Even so, by using a number of mechanisms, it is possible to compile a lot of data from multiple sources to help support the KPIs you’ve identified for a given portfolio. When you lack data about an instrument, you can try to proxy it from the issuer. If you don’t have data on the issuer, you proxy it from its parent, or its ultimate parent. And you can also check benchmark data to obtain a reading on a certain ESG factor such as climate risk, labor rights, or an employee health & safety issue.
But even if after all of that, you still don’t feel you have enough data to meet a certain threshold, you can’t simply say, “I can’t aggregate.” Some kind of portfolio view is still necessary, so it’s essential to keep an audit trail of the information you have at hand, including when and from where it was obtained.
So, for each KPI you aggregate, there are three things to consider, which are whether it can be verified, proxied, or found at all.

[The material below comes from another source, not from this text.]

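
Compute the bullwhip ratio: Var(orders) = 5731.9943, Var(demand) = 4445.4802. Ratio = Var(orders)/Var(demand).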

There will be instances where you need to acknowledge that you don’t have data, in which case, you need to qualify your aggregate result by providing the percentage of the investment data that is unknown.
If then, the breakdown of the KPI is, say, 85% genuine data, 4% proxied, and the rest unknown, it still has quite high reliability. You can, of course, determine whatever threshold for genuine data is acceptable given the desired KPIs of the portfolio. As you continue to publish these aggregate metrics, they should improve steadily over time as you amass more insights as data become more available.
A complete picture may not be possible always, but you can still make use of whatever data is available with the right framing in place – the metrics for the metrics – to make it as meaningful and relevant as possible.